Johann Bögl, Gesellschafter der Firmengruppe Max Bögl, eines 1929 gegründeten Bauunternehmens aus der Oberpfalz mit heute 6500 Mitarbeitern, sieht viel Bewegung durch das Klimapaket: „Solche Veränderungen sind stets mit baulichen Anpassungen oder Neuerungen verbunden, das wird sich auf die Baubranche positiv auswirken“, prophezeit er.

Allerdings werde man sich intensiv mit der Reduzierung des Baustoffs Zement auseinandersetzen müssen. Dieser werde „durch die massiven CO2-Emissionen bei dessen Herstellung sicher nicht günstiger werden“. Hier bedürfe es Investitionen in Forschung und Entwicklung.
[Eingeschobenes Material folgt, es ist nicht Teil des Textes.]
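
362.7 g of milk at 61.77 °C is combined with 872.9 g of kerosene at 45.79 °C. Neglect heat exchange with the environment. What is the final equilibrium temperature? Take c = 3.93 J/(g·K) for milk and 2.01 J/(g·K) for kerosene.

Heat gained plus heat lost sum to zero:
362.7×3.93×(T − 61.77) + 872.9×2.01×(T − 45.79) = 0
1425.4(T − 61.77) + 1754.5(T − 45.79) = 0
3179.9 T = 168388
T ≈ 52.95 °C

T_f ≈ 53.0 °C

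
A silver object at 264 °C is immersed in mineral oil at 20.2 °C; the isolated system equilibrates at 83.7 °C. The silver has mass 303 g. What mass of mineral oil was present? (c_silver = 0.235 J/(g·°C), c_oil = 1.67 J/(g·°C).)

Let T be the final temperature. ΣQ_i = 0:
303×0.235×(83.7 − 264) + m×1.67×(83.7 − 20.2) = 0
106.05 m = 12838
m = 12838/106.05 ≈ 121.1 g

m ≈ 121 g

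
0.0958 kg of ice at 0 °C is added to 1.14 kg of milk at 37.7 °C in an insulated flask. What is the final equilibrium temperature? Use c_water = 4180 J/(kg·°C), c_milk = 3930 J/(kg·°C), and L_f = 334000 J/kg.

T_f ≈ 28.1 °C

Energy balance with sensible and latent terms:
latent heat to melt: 0.0958·334000 = 31997; warm the meltwater: 400.44 T; milk cools: 1.14·3930·(T − 37.7) = 4480.2(T − 37.7)
4880.6 T = 168904 − 31997 = 136906
T ≈ 28.05 °C (positive, so assuming full melt was valid).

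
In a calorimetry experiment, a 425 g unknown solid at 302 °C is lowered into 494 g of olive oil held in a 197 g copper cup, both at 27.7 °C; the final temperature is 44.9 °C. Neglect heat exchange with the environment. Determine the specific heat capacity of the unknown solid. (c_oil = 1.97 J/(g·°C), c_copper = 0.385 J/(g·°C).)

Conservation of energy gives ΣQ = 0:
425·c·(44.9 − 302) + 494·1.97·(44.9 − 27.7) + 197·0.385·(44.9 − 27.7) = 0
-109268 c = -18043
c = -18043/-109268 ≈ 0.1651 J/(g·°C)

c ≈ 0.165 J/(g·°C)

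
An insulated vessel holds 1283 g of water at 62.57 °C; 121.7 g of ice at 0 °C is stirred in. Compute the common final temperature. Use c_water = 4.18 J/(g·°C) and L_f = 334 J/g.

Net heat exchanged in the isolated system is zero:
latent heat to melt: 121.7·334 = 40648; meltwater 0→T: 121.7·4.18·T = 508.71 T; water cools: 1283·4.18·(T − 62.57) = 5362.9(T − 62.57)
5871.6 T = 335559 − 40648 = 294911
T ≈ 50.23 °C — above 0 °C, consistent with complete melting.

T_f ≈ 50.2 °C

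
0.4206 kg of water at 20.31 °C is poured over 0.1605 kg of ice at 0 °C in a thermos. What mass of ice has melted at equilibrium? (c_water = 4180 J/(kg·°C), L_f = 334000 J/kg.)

Water can give up m c ΔT = 0.4206×4180×20.31 = 35707 J before reaching 0 °C.
Melting all 0.1605 kg of ice would need 0.1605×334000 = 53607 J.
That's not enough to melt it all — equilibrium is at 0 °C with ice remaining.
m_melt = 35707 / L_f = 0.1069 kg.

m_melted ≈ 0.107 kg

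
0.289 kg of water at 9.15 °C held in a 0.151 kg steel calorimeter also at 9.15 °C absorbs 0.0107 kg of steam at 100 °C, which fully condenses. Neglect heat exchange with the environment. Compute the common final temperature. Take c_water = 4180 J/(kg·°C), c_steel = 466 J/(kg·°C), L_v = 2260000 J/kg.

Conservation of energy gives ΣQ = 0:
latent heat released on condensation: 0.0107·2260000 = 24182; condensate cools 100→T: 0.0107·4180·(T − 100) = 44.73(T − 100); water warms: 0.289·4180·(T − 9.15) = 1208(T − 9.15); cup: 70.37(T − 9.15)
1323.1 T = 24182 + 4472.6 + 11697 = 40352
T ≈ 30.50 °C, under the boiling point, so the assumption holds.

T_f ≈ 30.5 °C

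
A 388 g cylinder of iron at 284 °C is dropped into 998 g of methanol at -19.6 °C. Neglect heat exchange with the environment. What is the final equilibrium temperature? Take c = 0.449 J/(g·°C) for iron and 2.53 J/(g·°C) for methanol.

T_f ≈ -0.0 °C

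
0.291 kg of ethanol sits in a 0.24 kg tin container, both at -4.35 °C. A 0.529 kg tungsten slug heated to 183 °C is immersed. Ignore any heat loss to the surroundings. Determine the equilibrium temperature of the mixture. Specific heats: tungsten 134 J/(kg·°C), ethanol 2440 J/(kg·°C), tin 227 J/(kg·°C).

T_f ≈ 11.5 °C

Net heat exchanged in the isolated system is zero:
0.529·134·(T − 183) + 0.291·2440·(T − (-4.35)) + 0.24·227·(T − (-4.35)) = 0
835.41 T = 9646.5
T = 9646.5/835.41 ≈ 11.55 °C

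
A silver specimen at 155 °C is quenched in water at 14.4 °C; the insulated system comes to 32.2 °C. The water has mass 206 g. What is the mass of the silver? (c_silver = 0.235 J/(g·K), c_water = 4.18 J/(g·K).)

Heat lost by the silver = heat gained by the water:
m·0.235·(155 − 32.2) = 206·4.18·(32.2 − 14.4)
28.86 m = 15327  ⇒  m ≈ 531.1 g

m ≈ 531 g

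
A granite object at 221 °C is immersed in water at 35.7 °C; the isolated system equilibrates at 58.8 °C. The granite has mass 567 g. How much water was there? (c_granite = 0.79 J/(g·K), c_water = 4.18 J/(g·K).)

Heat lost by the granite = heat gained by the water:
567·0.79·(221 − 58.8) = m·4.18·(58.8 − 35.7)
96.56 m = 72654  ⇒  m ≈ 752.4 g

m ≈ 752 g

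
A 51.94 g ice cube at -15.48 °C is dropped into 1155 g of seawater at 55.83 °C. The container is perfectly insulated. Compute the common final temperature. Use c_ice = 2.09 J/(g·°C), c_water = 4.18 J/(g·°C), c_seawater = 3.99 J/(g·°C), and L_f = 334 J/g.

Conservation of energy gives ΣQ = 0:
warm ice to 0 °C: 51.94×2.09×(0 − (-15.48)) = 1680.4
  latent heat to melt: 51.94×334 = 17348
  meltwater 0→T: 51.94×4.18×T = 217.11 T
  seawater: 4608.4(T − 55.83)
4825.6 T = 257290 − 19028 = 238261
T ≈ 49.37 °C — above 0 °C, consistent with complete melting.

T_f ≈ 49.4 °C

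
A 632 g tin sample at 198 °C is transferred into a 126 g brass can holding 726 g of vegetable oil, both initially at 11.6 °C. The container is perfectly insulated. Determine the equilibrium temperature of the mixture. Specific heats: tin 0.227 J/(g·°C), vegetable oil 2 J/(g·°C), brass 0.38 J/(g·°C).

T_f ≈ 27.9 °C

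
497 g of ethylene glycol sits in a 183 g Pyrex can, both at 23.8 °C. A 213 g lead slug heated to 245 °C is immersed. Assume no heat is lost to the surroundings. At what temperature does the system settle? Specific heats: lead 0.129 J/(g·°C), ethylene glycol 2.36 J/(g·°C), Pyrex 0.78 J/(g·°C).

T_f is the heat-capacity-weighted average of the initial temperatures:
T_f = (27.48*245 + 1172.9*23.8 + 142.74*23.8) / (27.48 + 1172.9 + 142.74)
    = 38045 / 1343.1 ≈ 28.33 °C

T_f ≈ 28.3 °C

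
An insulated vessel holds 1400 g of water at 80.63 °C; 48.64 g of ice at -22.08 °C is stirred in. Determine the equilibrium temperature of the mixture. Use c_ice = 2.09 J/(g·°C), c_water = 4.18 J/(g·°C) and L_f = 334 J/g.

T_f ≈ 74.9 °C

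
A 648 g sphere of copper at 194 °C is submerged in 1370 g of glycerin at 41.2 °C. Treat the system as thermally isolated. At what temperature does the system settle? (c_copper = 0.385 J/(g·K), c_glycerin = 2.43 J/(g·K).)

Net heat exchanged in the isolated system is zero:
648*0.385*(T − 194) + 1370*2.43*(T − 41.2) = 0
249.48(T − 194) + 3329.1(T − 41.2) = 0
3578.6 T = 185558
T ≈ 51.85 °C

T_f ≈ 51.9 °C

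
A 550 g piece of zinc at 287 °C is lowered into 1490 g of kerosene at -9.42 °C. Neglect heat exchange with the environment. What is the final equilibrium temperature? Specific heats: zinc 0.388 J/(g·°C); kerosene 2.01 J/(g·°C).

Energy conservation, ΣQ = 0:
550×0.388×(T − 287) + 1490×2.01×(T − (-9.42)) = 0
3208.3 T = 33034
T = 33034/3208.3 ≈ 10.30 °C

T_f ≈ 10.3 °C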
Nicht nachvollziehbar dagegen findet er, dass Bayern weiterhin an der 10H-Regelung für Windenergie festhält, obwohl diese neben der Photovoltaik eine der günstigsten Energiequellen sei. Die Regelung besagt, dass der Mindestabstand eines Windrads zur nächsten Wohnsiedlung mindestens das Zehnfache der Bauhöhe des Windrades betragen muss. Bei einer Rotorhöhe von 200 Metern sind das zwei Kilometer. „Hier wird eine große Chance für den Wirtschaftsstandort Bayern und die ländliche Entwicklung verspielt.“

Im Klimapaket steht, dass ein Abstand von 1000 Metern zur Wohnbebauung eingehalten werden soll. Max Bögl ist im Hoch- und Wohnbau sowie im Verkehrsbau aktiv. Das Unternehmen ist mit seiner Windkraft-Tochter nach eigenen Angaben in Deutschland der Marktführer bei Türmen mit mehr als 130 Metern Höhe.